PBNU Akan Membangunan Seribu Dapur Program Makan Bergizi Gratis di Pesantren
Pengurus Besar Nahdlatul Ulama (PBNU) PBNU berkomiten mendukung pemenuhan gizi bagi santri dan pelajar di lingkungan pendidikan NU. Guna mewujudkan komitmennya itu PBNU akan membangun seribu unit dapur program Makan Bergizi Gratis (MBG).
Pernyataan itu disampaikan Ketua Umum PBNU, Yahya Cholil Staquf, saat meresmikasan MBG 13 Pondok Pesantren, di Pondok Pesantren Mualimin Mualimat Babakan Ciwaringin, Cirebon, Minggu, 3 Agustus 2025.
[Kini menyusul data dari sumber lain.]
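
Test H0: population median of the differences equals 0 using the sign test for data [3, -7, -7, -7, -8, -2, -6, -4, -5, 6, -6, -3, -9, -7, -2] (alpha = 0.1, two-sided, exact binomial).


Step 1: Discard zero differences. Original n = 15; n_eff = number of nonzero differences = 15.
Nonzero differences (with sign): +3, -7, -7, -7, -8, -2, -6, -4, -5, +6, -6, -3, -9, -7, -2
Step 2: Count signs: positive = 2, negative = 13.
Step 3: Under H0: P(positive) = 0.5, so the number of positives S ~ Bin(15, 0.5).
Step 4: Two-sided exact p-value = sum of Bin(15,0.5) probabilities at or below the observed probability = 0.007385.
Step 5: alpha = 0.1. reject H0.

n_eff = 15, pos = 2, neg = 13, p = 0.007385, reject H0.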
Peresmian ini dihadiri jajaran pengurus PBNU, pimpinan Badan Gizi Nasional (BGN), serta pimpinan 13 pesantren mitra MBG yang diresmikan, yaitu:
1. Pondok Pesantren Mualimin-Mualimat Babakan Ciwaringin Cirebon
2. Pondok Pesantren Abu Manshur Cirebon
3. Pondok Pesantren Sirajul Mukhlasin 2 Yajri Magelang
4. Pondok Pesantren Assalafiyah Mlangi Yogyakarta
5. Pondok Pesantren Ma'hadul Muta'allimin Ngawi
6. Pondok Pesantren Darussyifa Yaspida Sukabumi
7. Pondok Pesantren Duta Aswaja Kudus
8. Pondok Pesantren Krapyak Yayasan Ali Maksum Yogyakarta
9. Yayasan Pendidikan Azzam Abu Haidir Anshor Labuhan Batu Utara
10. Yayasan Mukti Khoiriyah Banyumas
11. Yayasan Al Musaddadiyah Garut
12. Yayasan Al Muhajirin Purwakarta
13. Pondok Pesantren Putra Putri Marsahaja Riau
Gus Yahya menegaskan, pembangunan dapur MBG ini merupakan langkah nyata PBNU dalam mendukung program prioritas pemerintah Prabowo Subianto–Gibran Rakabuming Raka untuk mempercepat pemenuhan gizi anak bangsa.
“Pada tahap pertama, ada 218 yayasan pesantren dan lembaga pendidikan di lingkungan NU yang sudah masuk dalam proses BGN,” jelas Gus Yahya.
Kata Gus Yahya, PBNU menargetkan pembangunan seribu dapur MBG yang tersebar di pesantren dan sekolah/madrasah NU di seluruh Indonesia. Dari total 26 ribu pesantren besar dan kecil serta lebih dari 10 ribu sekolah dan madrasah NU, terdapat 426 pesantren dengan lebih dari seribu santri yang menjadi prioritas utama dalam program ini.
“Kami berharap program ini mempercepat pemenuhan hak dasar anak untuk mendapatkan gizi yang memadai dan berkualitas. Dengan gizi yang baik, kita ingin melahirkan generasi muda yang sehat, cerdas, dan unggul untuk masa depan bangsa,” tambahnya.
Peresmian 13 dapur MBG NU di Babakan Ciwaringin ini menandai percepatan program seribu SPPG NU. Melalui inisiatif ini, PBNU berharap dapat memberikan kontribusi nyata dalam peningkatan kualitas sumber daya manusia Indonesia sekaligus mendukung upaya pemerintah dalam membangun generasi emas yang sehat dan berdaya saing.